27cm x 36cm ça donne une diagonale de 45 cm soit 17,7 pouces !  Tu es sûr que ton Hyundai est bien un 20" ?

Au moins l'iMAC a une VRAIE disagonale de 20 pouces (20,15 même...) !


----------



## meldon (16 Août 2005)

r e m y a dit:
			
		

> 27cm x 36cm ça donne une diagonale de 45 cm soit 17,7 pouces !  Tu es sûr que ton Hyundai est bien un 20" ?
> 
> Au moins l'iMAC a une VRAIE disagonale de 20 pouces (20,15 même...) !
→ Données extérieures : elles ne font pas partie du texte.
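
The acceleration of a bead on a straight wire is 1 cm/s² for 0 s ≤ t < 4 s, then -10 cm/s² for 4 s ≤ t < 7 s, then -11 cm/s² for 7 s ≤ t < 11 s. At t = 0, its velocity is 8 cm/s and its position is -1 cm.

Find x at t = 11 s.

On each constant-a segment, Δv = aΔt and Δx = v₀Δt + ½aΔt²; chain segment to segment.
0–4 s: v starts 8 cm/s; Δx = 8·4 + ½·1·4² = 40 cm; v ends 12 cm/s.
4–7 s: v starts 12 cm/s; Δx = 12·3 + ½·-10·3² = -9 cm; v ends -18 cm/s.
7–11 s: v starts -18 cm/s; Δx = -18·4 + ½·-11·4² = -160 cm; v ends -62 cm/s.
x(11) = -1 + Σ Δx = -130 cm.

-130 cm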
non mon Hyundaï est un 19 pouces lol Comme l'a dit kidikoi, sur un CRT, ils donnent la diagonales du tube pas la diagonale de l'image affichée. Pour avoir des carrés carrés (j'ais rien contre les rectangles mais bon...), j'ai du laisser environ 5mm de marges sur les côtés donc je perds déja un cm. Après il y a toutes la partie de tube non utilisables cachés derrière le plastique de l'habillage. Mais je ne me plains pas parce que je ne l'ai pas payé très cher malgré ses qualités (fréquence de rafraichissement et colorimétrie très correcte).

PS: et il a presque trois ans aussi, faut pas l'oublier, ça bouge le monde des écrans.


----------



## kidikoi (16 Août 2005)

meldon a dit:
			
		

> et il a presque trois ans aussi, faut pas l'oublier, ça bouge le monde des écrans.



C'est clair... j'ai vu mon iiyama mourir à petits feux après 4 belles années de service...


----------